Le non-usage des postes de travail qui en résulte est donc utilisé par les sociétés pour réduire leurs coûts, affaiblissant la demande en immobilier de bureaux.
Le secteur fait désormais face à un nouveau risque avec l'usage de plus en plus répandu des outils d'IA par les professionnels. Ce développement fait craindre que cette technologie 'automatise certaines tâches dans les emplois de bureau et finisse par rendre le travail humain superflu' et, par conséquent, pèse davantage sur la demande en surfaces de bureaux.
Alors que le marché de l'immobilier de bureaux se trouvait déjà sous pression avant la pandémie, cette tendance s'est renforcée entre 2020 et 2024 notamment avec la généralisation du télétravail. Les loyers proposés ont ainsi, par moment, reculé de plus de 6% comparé au niveau d'avant le Covid, avant de rebondir ces deux dernières années. Corrigés de l'inflation, les loyers du secteur se situent cependant toujours 10% en dessous de leur niveau d'avant 2020.
Ce développement a également eu des répercussions sur les prix, ces derniers ayant reculé ces trois dernières années, à contresens d'un marché de l'immobilier résidentiel en forte croissance. Cette tendance baissière pourrait être renforcée par l'apparition de l'IA.
Vagues scénarios
Un effondrement du secteur a cependant, pour l'heure, été évité, ce dernier demeurant étonnamment robuste, ont tempéré les experts de Raiffeisen. Les surfaces des bureaux arrivant sur le marché sont bien 'absorbées' par la demande, aussi parce que l'offre a été réduite d'un quart par rapport à la période du Covid. La faible activité de construction dans ce secteur, combinée à un marché du travail solide, ont contribué à stabiliser la situation. Le taux de vacance a du coup reculé de 9,5% au quatrième trimestre 2019 à 7,5% actuellement. Cela est aussi dû aux concessions sur les loyers, a constaté la banque.

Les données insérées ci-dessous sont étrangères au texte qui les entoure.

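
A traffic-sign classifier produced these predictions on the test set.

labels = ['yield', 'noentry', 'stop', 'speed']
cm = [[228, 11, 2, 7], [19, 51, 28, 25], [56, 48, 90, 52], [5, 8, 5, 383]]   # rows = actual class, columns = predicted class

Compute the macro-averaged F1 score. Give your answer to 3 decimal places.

0.653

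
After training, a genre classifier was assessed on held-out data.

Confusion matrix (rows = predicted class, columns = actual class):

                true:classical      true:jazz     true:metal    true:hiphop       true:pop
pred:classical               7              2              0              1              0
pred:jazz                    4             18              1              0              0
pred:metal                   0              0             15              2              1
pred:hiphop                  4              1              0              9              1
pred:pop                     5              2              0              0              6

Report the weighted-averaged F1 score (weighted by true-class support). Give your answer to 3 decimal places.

Per-class F1 score (2·TP/(2·TP+FP+FN)):
  classical: TP=7, FP=2+0+1+0=3, FN=4+0+4+5=13 → 14/30 = 0.4667
  jazz: TP=18, FP=4+1+0+0=5, FN=2+0+1+2=5 → 36/46 = 0.7826
  metal: TP=15, FP=0+0+2+1=3, FN=0+1+0+0=1 → 30/34 = 0.8824
  hiphop: TP=9, FP=4+1+0+1=6, FN=1+0+2+0=3 → 18/27 = 0.6667
  pop: TP=6, FP=5+2+0+0=7, FN=0+0+1+1=2 → 12/21 = 0.5714
Weighted-F1 score = Σ (supportᵢ/N)·F1 scoreᵢ with N=79: (20/79)·0.4667 + (23/79)·0.7826 + (16/79)·0.8824 + (12/79)·0.6667 + (8/79)·0.5714 = 0.684

0.684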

Le tour de vis effectué par certaines sociétés sur le télétravail devrait soutenir cette tendance positive.
Jusqu'à présent, l'IA n'a pas affecté la croissance des métiers de bureau, mais des secteurs comme la finance, l'informatique et l'administration publique sont particulièrement exposés à cette nouvelle technologie. Les fonctions dans les sièges des entreprises étant particulièrement à risques, les cantons à forte activité économique comme Zoug, Zurich, le Tessin et Genève sont plus à risque que d'autres régions.
Raiffeisen admet qu'il est difficile d'établir des prévisions fiables. Dans un scénario de forte automatisation, la demande en surfaces de bureaux chuterait de 22% en cinq ans. Mais dans le cas d'une évolution positive, le secteur pourrait afficher une croissance de 14%. Dans un scénario plus modéré, les experts de la banque tablent sur un repli de 1,6% à 7,9%.